Stadium in Stirling, Scotland

Forthbank Park was a sports venue in Stirling, Scotland until 1940. Forthbank park was home to King's Park F.C. until the beginning of World War II. During the war Forthbank was destroyed by the Luftwaffe. The ground was victim to the only German bomb strike on the town during the conflict. The majority of the stadium was damaged beyond financial repair by King's Park and was demolished. Shortly after the war King's Park closed down permanently.

== History ==

=== King's Park F.C. ===
Forthbank was the home ground of King's Park F.C. since the late 19th century until 1940 when the ground was destroyed. King's Park also hosted other sporting events at the ground, mostly animal racing. Crowd trouble at a home match against St Johnstone in October 1921 led to King's Park playing a home match against Vale of Leven at Dunblane's Duckburn Park.

=== Animal racing ===
Forthbank was one of a number of stadiums at the time to host animal racing. Greyhound racing started at Forthbank Park on 11 March 1932 and the track was independent (unlicensed). It was the only track in Scotland that also attempted Cheetah racing. The Scottish Football Association at the time was keen to put an end to this practice as, although the racing provided a financial lifeline to many smaller clubs including King's Park, they feared that it would lead to football becoming too reliant on gambling just like the races. An SFA inspection team deemed that the greyhound track at Forthbank encroached on to the pitch and as such it was removed, along with the source of income.

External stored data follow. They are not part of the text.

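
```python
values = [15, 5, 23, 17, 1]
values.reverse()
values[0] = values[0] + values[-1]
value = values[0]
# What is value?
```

Trace (tracking value):
values = [15, 5, 23, 17, 1]  # -> values = [15, 5, 23, 17, 1]
values.reverse()  # -> values = [1, 17, 23, 5, 15]
values[0] = values[0] + values[-1]  # -> values = [16, 17, 23, 5, 15]
value = values[0]  # -> value = 16

Answer: 16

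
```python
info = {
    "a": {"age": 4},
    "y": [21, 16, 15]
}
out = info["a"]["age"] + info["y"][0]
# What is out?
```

Answer: 25

Derivation:
Trace (tracking out):
info = {'a': {'age': 4}, 'y': [21, 16, 15]}  # -> info = {'a': {'age': 4}, 'y': [21, 16, 15]}
out = info['a']['age'] + info['y'][0]  # -> out = 25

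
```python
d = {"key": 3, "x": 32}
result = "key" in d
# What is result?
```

Trace (tracking result):
d = {'key': 3, 'x': 32}  # -> d = {'key': 3, 'x': 32}
result = 'key' in d  # -> result = True

Answer: True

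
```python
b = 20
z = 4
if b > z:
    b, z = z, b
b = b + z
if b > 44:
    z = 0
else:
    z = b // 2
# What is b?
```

Answer: 24

Derivation:
Trace (tracking b):
b = 20  # -> b = 20
z = 4  # -> z = 4
if b > z:  # condition is True
    b, z = (z, b)  # -> b = 4, z = 20
b = b + z  # -> b = 24
if b > 44:  # condition is False
else:
    z = b // 2  # -> z = 12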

=== World War II end of an era ===
On 20 July 1940, the Luftwaffe dropped a bomb on the town of Stirling. The bomb fell on Forthbank partially destroying the stadium. King's Park made temporary repairs to the stadium and played two more games at the ground before the club was closed down. The club was finally given compensation from the War Office in 1953.

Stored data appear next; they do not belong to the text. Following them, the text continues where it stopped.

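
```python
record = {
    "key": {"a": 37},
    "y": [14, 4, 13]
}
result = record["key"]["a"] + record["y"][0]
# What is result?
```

Trace (tracking result):
record = {'key': {'a': 37}, 'y': [14, 4, 13]}  # -> record = {'key': {'a': 37}, 'y': [14, 4, 13]}
result = record['key']['a'] + record['y'][0]  # -> result = 51

Answer: 51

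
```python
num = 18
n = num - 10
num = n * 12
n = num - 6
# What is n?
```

Answer: 90

Derivation:
Trace (tracking n):
num = 18  # -> num = 18
n = num - 10  # -> n = 8
num = n * 12  # -> num = 96
n = num - 6  # -> n = 90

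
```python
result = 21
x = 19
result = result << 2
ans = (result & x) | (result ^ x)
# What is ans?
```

Trace (tracking ans):
result = 21  # -> result = 21
x = 19  # -> x = 19
result = result << 2  # -> result = 84
ans = result & x | result ^ x  # -> ans = 87

Answer: 87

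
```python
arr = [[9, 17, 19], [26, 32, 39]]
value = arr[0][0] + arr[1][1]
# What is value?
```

Trace (tracking value):
arr = [[9, 17, 19], [26, 32, 39]]  # -> arr = [[9, 17, 19], [26, 32, 39]]
value = arr[0][0] + arr[1][1]  # -> value = 41

Answer: 41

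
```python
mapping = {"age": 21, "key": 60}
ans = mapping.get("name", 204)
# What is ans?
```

Answer: 204

Derivation:
Trace (tracking ans):
mapping = {'age': 21, 'key': 60}  # -> mapping = {'age': 21, 'key': 60}
ans = mapping.get('name', 204)  # -> ans = 204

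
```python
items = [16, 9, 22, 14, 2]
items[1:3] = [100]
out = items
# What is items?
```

Answer: [16, 100, 14, 2]

Derivation:
Trace (tracking items):
items = [16, 9, 22, 14, 2]  # -> items = [16, 9, 22, 14, 2]
items[1:3] = [100]  # -> items = [16, 100, 14, 2]
out = items  # -> out = [16, 100, 14, 2]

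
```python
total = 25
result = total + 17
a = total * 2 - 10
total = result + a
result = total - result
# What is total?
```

Trace (tracking total):
total = 25  # -> total = 25
result = total + 17  # -> result = 42
a = total * 2 - 10  # -> a = 40
total = result + a  # -> total = 82
result = total - result  # -> result = 40

Answer: 82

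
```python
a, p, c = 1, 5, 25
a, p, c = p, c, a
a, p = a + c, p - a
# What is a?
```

Answer: 6

Derivation:
Trace (tracking a):
a, p, c = (1, 5, 25)  # -> a = 1, p = 5, c = 25
a, p, c = (p, c, a)  # -> a = 5, p = 25, c = 1
a, p = (a + c, p - a)  # -> a = 6, p = 20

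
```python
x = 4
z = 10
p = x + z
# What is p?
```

Trace (tracking p):
x = 4  # -> x = 4
z = 10  # -> z = 10
p = x + z  # -> p = 14

Answer: 14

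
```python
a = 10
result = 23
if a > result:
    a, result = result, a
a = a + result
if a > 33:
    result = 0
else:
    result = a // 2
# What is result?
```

Trace (tracking result):
a = 10  # -> a = 10
result = 23  # -> result = 23
if a > result:  # condition is False
a = a + result  # -> a = 33
if a > 33:  # condition is False
else:
    result = a // 2  # -> result = 16

Answer: 16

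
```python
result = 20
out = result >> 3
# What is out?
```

Trace (tracking out):
result = 20  # -> result = 20
out = result >> 3  # -> out = 2

Answer: 2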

=== Stirling's future stadiums ===
This was not the end to football in Stirling as local business man Thomas Ferguson started up Stirling Albion F.C. in 1945 and shortly after purchased the Annfield estate to construct Annfield. Annfield remained the main football stadium in Stirling until 1993 when Stirling Council constructed Forthbank Stadium, on the outskirts of the town but situated about two-thirds of a mile (1 km) from the location of the original King's Park's old ground Forthbank Park.